Las palabras de la tonada que cantaba la mujer herían la sensibilidad de Elizabeth. Era una canción chabacana, con letra de pésimo gusto que las inflexiones de la cantante hacían aún más obscena. Todas aquellas palabrotas que su padre le había enseñado a no decir eran recibidas con aplausos por aquel hatajo de brutos borrachos como cubas.

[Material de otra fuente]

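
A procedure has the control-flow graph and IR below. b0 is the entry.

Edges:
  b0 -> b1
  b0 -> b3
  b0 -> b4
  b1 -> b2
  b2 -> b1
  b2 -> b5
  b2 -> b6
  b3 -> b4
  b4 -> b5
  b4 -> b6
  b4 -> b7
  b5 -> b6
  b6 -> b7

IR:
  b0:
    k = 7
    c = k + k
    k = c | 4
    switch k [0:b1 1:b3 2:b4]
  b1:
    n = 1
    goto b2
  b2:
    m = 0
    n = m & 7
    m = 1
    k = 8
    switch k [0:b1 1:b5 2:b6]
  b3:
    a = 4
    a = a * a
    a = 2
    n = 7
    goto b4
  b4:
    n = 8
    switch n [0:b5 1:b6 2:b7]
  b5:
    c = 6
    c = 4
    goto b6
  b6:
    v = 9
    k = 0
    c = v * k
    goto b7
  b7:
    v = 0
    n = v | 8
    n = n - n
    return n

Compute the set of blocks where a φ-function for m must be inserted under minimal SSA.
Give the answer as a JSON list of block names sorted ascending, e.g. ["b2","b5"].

Answer: ["b1", "b5", "b6", "b7"]

Derivation:
idom tree: b1←b0 b2←b1 b3←b0 b4←b0 b5←b0 b6←b0 b7←b0
Join-block Dom:
  b1: preds {b0,b2}: {b0} ∩ {b0,b1,b2} = {b0}; idom=b0
  b4: preds {b0,b3}: {b0} ∩ {b0,b3} = {b0}; idom=b0
  b5: preds {b2,b4}: {b0,b1,b2} ∩ {b0,b4} = {b0}; idom=b0
  b6: preds {b2,b4,b5}: {b0,b1,b2} ∩ {b0,b4} ∩ {b0,b5} = {b0}; idom=b0
  b7: preds {b4,b6}: {b0,b4} ∩ {b0,b6} = {b0}; idom=b0

DF derivation:
  b1←b0: walk · to b0
  b1←b2: walk b2→b1 to b0
  b4←b0: walk · to b0
  b4←b3: walk b3 to b0
  b5←b2: walk b2→b1 to b0
  b5←b4: walk b4 to b0
  b6←b2: walk b2→b1 to b0
  b6←b4: walk b4 to b0
  b6←b5: walk b5 to b0
  b7←b4: walk b4 to b0
  b7←b6: walk b6 to b0
  DF(b0)=∅
  DF(b1)={b1,b5,b6}
  DF(b2)={b1,b5,b6}
  DF(b3)={b4}
  DF(b4)={b5,b6,b7}
  DF(b5)={b6}
  DF(b6)={b7}
  DF(b7)=∅

φ for m: defs {b2}
  DF⁺ = {b1,b5,b6,b7}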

Se puso de puntillas para mirar a través del rojo cristal de una ventana emplomada a fin de descubrir a qué espantosa mujer pertenecía la voz ronca que interpretaba tan asquerosa canción. Estaba segura de que su madre estaría sentada con Kathleen, absolutamente indignada.
El corazón se le subió a la garganta y se le cortó la respiración, pues encima del piano de madera estaba sentada su madre, que abría la boca y soltaba todas aquellas palabras repugnantes. Llevaba una falda que Elizabeth no le conocía levantada hasta los muslos y a su alrededor un puñado de hombres la jaleaban con lascivia, bromeando y riendo mientras ella se contoneaba y adoptaba posturas que Elizabeth nunca había visto en ninguna otra mujer.
– Vamos, vamos, chicos, calmaos un poco -gritó el joven Flanagan desde detrás de la barra.
Sin hacerle caso, los hombres siguieron lanzando miradas lujuriosas a la madre de Elizabeth.
– Mamá -lloriqueó Elizabeth.
Elizabeth cruzó despacio la calle hacia el pub Flanagan's; el corazón le latía por lo punzante del recuerdo. Tendió el brazo y empujó la puerta para abrirla. Detrás del mostrador, el señor Flanagan levantó la vista y le dedicó una sonrisa contenida, como si esperara verla.
La pequeña Elizabeth tendió el brazo y con mano insegura empujó la puerta del bar para abrirla. El pelo mojado le goteaba por la cara. El labio inferior le temblaba. Sus grandes ojos castaños recorrieron con pánico el local al ver que un hombre se disponía a tocar a su madre.
– ¡Déjala en paz! -gritó Elizabeth en voz tan alta que en la sala se hizo el silencio. Su madre dejó de cantar y todas las cabezas se volvieron hacia la chiquilla plantada junto a la puerta.
En el rincón donde estaba su madre los borrachos estallaron en risotadas. Las lágrimas asomaron a los aterrados ojos de Elizabeth.